Berlusconi teme le intercettazioni a rate

Il premier prepara la controffensiva e conferma ai suoi che non andrà al voto a meno di non esserci costretto. Poi rivela: "Montezemolo mi ha assicurato che in caso di elezioni anticipate si schiererà con il centrodestra"

Berlusconi teme le intercettazioni a rate

Roma - La giornata la passa a scartabellare intercettazioni e studiare la strategia difensiva in vista di quello che non esita a definire «lo scontro finale». Mentre la serata se ne va sul divano, con le immagini di Annozero che scorrono sul televisore al plasma e la cena accortamente posticipata, giusto per evitare che gli vada di traverso. D’altra parte, il giudizio del Cavaliere sulla trasmissione condotta da Santoro è piuttosto scontato: la «solita vergogna», non esita a dire in privato.

Il premier, dunque, prende tempo. E cerca di tenere insieme i pezzi di un puzzle sempre più complesso, confermando anche ai suoi più stretti collaboratori di non avere intenzione di andare al voto a meno di non esserci letteralmente costretto.

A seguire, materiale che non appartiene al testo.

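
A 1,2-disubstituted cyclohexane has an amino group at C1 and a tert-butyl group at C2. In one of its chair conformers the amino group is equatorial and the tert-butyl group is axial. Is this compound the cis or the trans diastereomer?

C1 and C2 have opposite parity, so their axial bonds point in opposite directions.
With opposite-parity carbons, two substituents on the same face are one axial and one equatorial; opposite faces give both axial or both equatorial.
Here the groups are equatorial/axial → same face → cis.

cis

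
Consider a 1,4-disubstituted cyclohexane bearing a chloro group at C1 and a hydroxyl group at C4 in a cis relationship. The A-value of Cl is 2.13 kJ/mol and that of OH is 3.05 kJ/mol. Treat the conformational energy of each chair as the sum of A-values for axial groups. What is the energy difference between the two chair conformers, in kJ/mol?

0.92 kJ/mol

C1 and C4 have opposite parity, so for the cis isomer the two substituents are one axial and one equatorial in each chair.
Chair I (chloro axial, hydroxyl equatorial): E = 2.13 kJ/mol.
Chair II (chloro equatorial, hydroxyl axial): E = 3.05 kJ/mol.
ΔE = 3.05 − 2.13 = 0.92 kJ/mol; chair I is more stable.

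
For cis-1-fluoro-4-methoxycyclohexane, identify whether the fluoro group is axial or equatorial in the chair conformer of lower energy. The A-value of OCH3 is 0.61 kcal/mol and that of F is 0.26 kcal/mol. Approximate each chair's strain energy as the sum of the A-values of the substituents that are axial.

C1 and C4 have opposite parity, so for the cis isomer the two substituents are one axial and one equatorial in each chair.
Chair I (methoxy axial, fluoro equatorial): E = 0.61 kcal/mol.
Chair II (methoxy equatorial, fluoro axial): E = 0.26 kcal/mol.
Chair II is the more stable (lower-energy) conformer, and in that chair the fluoro group is axial.

axial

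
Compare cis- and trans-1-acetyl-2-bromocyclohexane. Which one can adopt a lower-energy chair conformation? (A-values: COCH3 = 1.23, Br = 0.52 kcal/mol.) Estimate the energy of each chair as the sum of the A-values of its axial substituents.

At 1,2 positions (parity opposite): cis → (a,e or e,a); trans → (e,e or a,a).
Best chair for cis: E = 0.52 kcal/mol; best chair for trans: E = 0.00 kcal/mol.
The trans isomer is lower by 0.52 kcal/mol.

trans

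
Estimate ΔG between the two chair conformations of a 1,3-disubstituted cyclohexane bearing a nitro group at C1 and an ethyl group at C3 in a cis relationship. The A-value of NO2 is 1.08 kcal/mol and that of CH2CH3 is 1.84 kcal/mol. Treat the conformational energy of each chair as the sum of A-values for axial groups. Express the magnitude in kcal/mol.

C1 and C3 have the same parity, so for the cis isomer the two substituents are e,e in one chair and a,a in the other.
Chair I (nitro axial, ethyl axial): E = 2.92 kcal/mol.
Chair II (nitro equatorial, ethyl equatorial): E = 0.00 kcal/mol.
ΔE = 2.92 − 0.00 = 2.92 kcal/mol; chair II is more stable.

2.92 kcal/mol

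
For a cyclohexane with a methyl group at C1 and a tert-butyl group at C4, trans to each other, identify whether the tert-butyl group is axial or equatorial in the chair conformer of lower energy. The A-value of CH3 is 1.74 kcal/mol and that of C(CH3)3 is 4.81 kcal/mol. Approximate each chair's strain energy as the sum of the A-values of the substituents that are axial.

equatorial

C1 and C4 have opposite parity, so for the trans isomer the two substituents are e,e in one chair and a,a in the other.
Chair I (methyl axial, tert-butyl axial): E = 6.55 kcal/mol.
Chair II (methyl equatorial, tert-butyl equatorial): E = 0.00 kcal/mol.
Chair II is the more stable (lower-energy) conformer, and in that chair the tert-butyl group is equatorial.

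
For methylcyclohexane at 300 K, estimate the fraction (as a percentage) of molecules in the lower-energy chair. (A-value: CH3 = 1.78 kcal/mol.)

95.2%

One chair has the methyl group axial (E = 1.78 kcal/mol) and the other has it equatorial (E = 0).
ΔG = 1.78 kcal/mol between the two chairs.
K = exp(ΔG/RT) with R = 1.987×10⁻³ kcal mol⁻¹ K⁻¹ and T = 300 K gives K ≈ 19.8.
Fraction in the lower-energy chair = K/(K+1) = 95.2%.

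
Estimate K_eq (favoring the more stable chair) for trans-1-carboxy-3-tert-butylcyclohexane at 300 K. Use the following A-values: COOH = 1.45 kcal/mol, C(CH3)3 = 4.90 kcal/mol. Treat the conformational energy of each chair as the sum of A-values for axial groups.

C1 and C3 have the same parity, so for the trans isomer the two substituents are one axial and one equatorial in each chair.
Chair I (carboxyl axial, tert-butyl equatorial): E = 1.45 kcal/mol; chair II (carboxyl equatorial, tert-butyl axial): E = 4.90 kcal/mol.
ΔG = 3.45 kcal/mol between the two chairs.
K = exp(ΔG/RT) with R = 1.987×10⁻³ kcal mol⁻¹ K⁻¹ and T = 300 K gives K ≈ 326.

K ≈ 326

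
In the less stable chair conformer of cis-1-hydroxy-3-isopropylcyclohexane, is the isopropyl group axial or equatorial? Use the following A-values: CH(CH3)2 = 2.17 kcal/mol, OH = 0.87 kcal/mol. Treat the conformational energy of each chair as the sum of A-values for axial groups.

axial

C1 and C3 have the same parity, so for the cis isomer the two substituents are e,e in one chair and a,a in the other.
Chair I (isopropyl axial, hydroxyl axial): E = 3.04 kcal/mol.
Chair II (isopropyl equatorial, hydroxyl equatorial): E = 0.00 kcal/mol.
Chair I is the less stable (higher-energy) conformer, and in that chair the isopropyl group is axial.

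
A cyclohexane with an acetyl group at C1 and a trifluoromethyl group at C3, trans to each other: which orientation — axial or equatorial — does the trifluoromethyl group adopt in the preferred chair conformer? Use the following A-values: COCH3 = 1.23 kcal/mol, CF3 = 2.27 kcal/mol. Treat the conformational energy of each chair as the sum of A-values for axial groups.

C1 and C3 have the same parity, so for the trans isomer the two substituents are one axial and one equatorial in each chair.
Chair I (acetyl axial, trifluoromethyl equatorial): E = 1.23 kcal/mol.
Chair II (acetyl equatorial, trifluoromethyl axial): E = 2.27 kcal/mol.
Chair I is the more stable (lower-energy) conformer, and in that chair the trifluoromethyl group is equatorial.

equatorial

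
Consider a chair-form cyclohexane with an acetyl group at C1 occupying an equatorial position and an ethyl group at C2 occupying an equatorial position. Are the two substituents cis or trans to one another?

C1 and C2 have opposite parity, so their axial bonds point in opposite directions.
With opposite-parity carbons, two substituents on the same face are one axial and one equatorial; opposite faces give both axial or both equatorial.
Here the groups are equatorial/equatorial → opposite face → trans.

trans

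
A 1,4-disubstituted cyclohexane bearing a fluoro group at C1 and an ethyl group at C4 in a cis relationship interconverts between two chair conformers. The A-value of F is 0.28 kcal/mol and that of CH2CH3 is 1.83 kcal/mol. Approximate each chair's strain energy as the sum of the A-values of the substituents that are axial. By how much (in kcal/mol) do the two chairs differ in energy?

C1 and C4 have opposite parity, so for the cis isomer the two substituents are one axial and one equatorial in each chair.
Chair I (fluoro axial, ethyl equatorial): E = 0.28 kcal/mol.
Chair II (fluoro equatorial, ethyl axial): E = 1.83 kcal/mol.
ΔE = 1.83 − 0.28 = 1.55 kcal/mol; chair I is more stable.

1.55 kcal/mol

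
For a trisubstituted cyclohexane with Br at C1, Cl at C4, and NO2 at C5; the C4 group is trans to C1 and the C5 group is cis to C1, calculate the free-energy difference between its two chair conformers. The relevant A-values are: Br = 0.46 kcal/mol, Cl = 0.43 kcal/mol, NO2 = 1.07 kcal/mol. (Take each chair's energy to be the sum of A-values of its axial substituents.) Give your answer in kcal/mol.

1.96 kcal/mol

Chair I (bromo axial, chloro axial, nitro axial): E = 1.96 kcal/mol.
Chair II (bromo equatorial, chloro equatorial, nitro equatorial): E = 0.00 kcal/mol.
ΔE = 1.96 − 0.00 = 1.96 kcal/mol; chair II is more stable.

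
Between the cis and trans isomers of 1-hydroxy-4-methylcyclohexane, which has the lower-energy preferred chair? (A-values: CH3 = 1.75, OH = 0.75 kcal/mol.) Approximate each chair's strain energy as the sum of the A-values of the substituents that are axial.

trans

At 1,4 positions (parity opposite): cis → (a,e or e,a); trans → (e,e or a,a).
Best chair for cis: E = 0.75 kcal/mol; best chair for trans: E = 0.00 kcal/mol.
The trans isomer is lower by 0.75 kcal/mol.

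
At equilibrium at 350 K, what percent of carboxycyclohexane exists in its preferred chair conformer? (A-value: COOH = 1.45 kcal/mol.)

One chair has the carboxyl group axial (E = 1.45 kcal/mol) and the other has it equatorial (E = 0).
ΔG = 1.45 kcal/mol between the two chairs.
K = exp(ΔG/RT) with R = 1.987×10⁻³ kcal mol⁻¹ K⁻¹ and T = 350 K gives K ≈ 8.04.
Fraction in the lower-energy chair = K/(K+1) = 88.9%.

88.9%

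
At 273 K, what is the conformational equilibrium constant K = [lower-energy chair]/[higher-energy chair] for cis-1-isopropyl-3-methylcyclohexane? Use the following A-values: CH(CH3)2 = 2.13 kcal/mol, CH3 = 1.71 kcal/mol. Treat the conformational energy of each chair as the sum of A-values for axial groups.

K ≈ 1187

C1 and C3 have the same parity, so for the cis isomer the two substituents are e,e in one chair and a,a in the other.
Chair I (isopropyl axial, methyl axial): E = 3.84 kcal/mol; chair II (isopropyl equatorial, methyl equatorial): E = 0.00 kcal/mol.
ΔG = 3.84 kcal/mol between the two chairs.
K = exp(ΔG/RT) with R = 1.987×10⁻³ kcal mol⁻¹ K⁻¹ and T = 273 K gives K ≈ 1.19e+03.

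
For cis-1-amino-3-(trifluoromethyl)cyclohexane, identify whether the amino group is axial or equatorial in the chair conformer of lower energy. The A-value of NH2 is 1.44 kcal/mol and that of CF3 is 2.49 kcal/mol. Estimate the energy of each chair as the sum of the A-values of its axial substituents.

equatorial

C1 and C3 have the same parity, so for the cis isomer the two substituents are e,e in one chair and a,a in the other.
Chair I (amino axial, trifluoromethyl axial): E = 3.93 kcal/mol.
Chair II (amino equatorial, trifluoromethyl equatorial): E = 0.00 kcal/mol.
Chair II is the more stable (lower-energy) conformer, and in that chair the amino group is equatorial.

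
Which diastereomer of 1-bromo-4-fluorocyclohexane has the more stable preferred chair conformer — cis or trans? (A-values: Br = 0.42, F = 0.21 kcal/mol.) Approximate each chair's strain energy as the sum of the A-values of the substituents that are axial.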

Sullo sfondo, però, l’ipotesi urne resta. Soprattutto se la cassaforte della procura di Milano dove sono custodite le oltre mille pagine di intercettazioni ancora secretate si rivelasse - come spesso accade nei palazzi di giustizia italiani - degna della Banda Bassotti. Se l’intenzione, insomma, è quella di aprire lentamente i rubinetti e dare il via ad uno stillicidio di scoop giornalistici per i prossimi mesi. Allora, l’unica via d’uscita potrebbe essere il voto, proprio per evitare che con il passare dei mesi si chiuda la finestra delle elezioni anticipate rimettendo in pista quel governo tecnico che Berlusconi vede come fumo negli occhi. Ed è anche per questo che si sta pensando per i prossimi mesi ad una mobilitazione nazionale proprio sulla giustizia. Il Cavaliere, però, sa bene che si tratta di una strada piena di buche. Intanto perché la campagna elettorale sarebbe tutta incentrata sulla vicenda Ruby e poi perché per quanto i sondaggi facciano registrare una certa tenuta il rischio di vincere solo alla Camera ma non al Senato resta altissimo.

L’unica buona notizia sul fronte urne - ha raccontato Berlusconi tre giorni fa durante una riunione serale a Montecitorio con alcuni parlamentari - arriva da Montezemolo. Che, spiega il premier hai presenti, «ho incontrato insieme a Gianni Letta» e «non solo mi ha assicurato che non si alleerà mai con il centrosinistra» ma «mi anche garantito che se scenderà in politica lo farà con una sua lista civica e alleandosi con il centrodestra». Una notizia che non fa fare salti di gioia proprio a tutti i parlamentari riuniti nella sala Colletti. E che va anche interpretata visto che proprio ieri Montezemolo ha invitato tutti a «deporre le armi» auspicando l’avvio di una «legislatura costituente». Che tradotto dal politichese significa invitare il Cavaliere a quel passo indietro che non ha alcuna intenzione di fare.

Così, Berlusconi passa la giornata a giocare su diversi tavoli. Non solo quello strettamente processuale, ma anche quelli decisamente più politici del rapporto con la Chiesa e del federalismo (con tanto di riunione serale a Palazzo Grazioli con Tremonti e Calderoli). Sul primo, l’appello alla moralità di Bertone viene letto (forse con un pizzico di ottimismo) secondo un doppio binario. A Palazzo Grazioli, cioè, si sottolinea il passaggio del segretario di Stato Vaticano sul «senso di giustizia e di legalità» per dire che quella arrivata da Oltretevere è una reprimenda rivolta a tutti. Anche se sembra che già da qualche giorno Letta abbia fatto presente al Cavaliere il rischio di un cambio di clima con la Santa Sede. Sul secondo tavolo, invece, il federalismo. Con Terzo polo e Pd pronti a dire no in Commissione bicamerale (dove è decisivo il voto del Fli Baldassarri), nonostante un piccolo spiraglio sulla tempistica dell’approvazione del decreto. Oggi il Consiglio dei ministri una piccola proroga dei tempi potrebbe concederla, ma una ricomposizione pare difficile. A meno che, ancora una volta e come già accaduto due giorni fa nel voto sulla relazione annuale di Alfano sullo stato della giustizia, non sia il Pd a «salvare» la maggioranza.

Già, perché anche a Palazzo Grazioli sanno che nel Partito democratico c’è un problema simile a quello che si vive nel Pdl visto che in caso di urne anticipate sono oltre 60 i deputati del Pd che non saranno rieletti. E che, dunque, non hanno alcuna intenzione di andare a votare.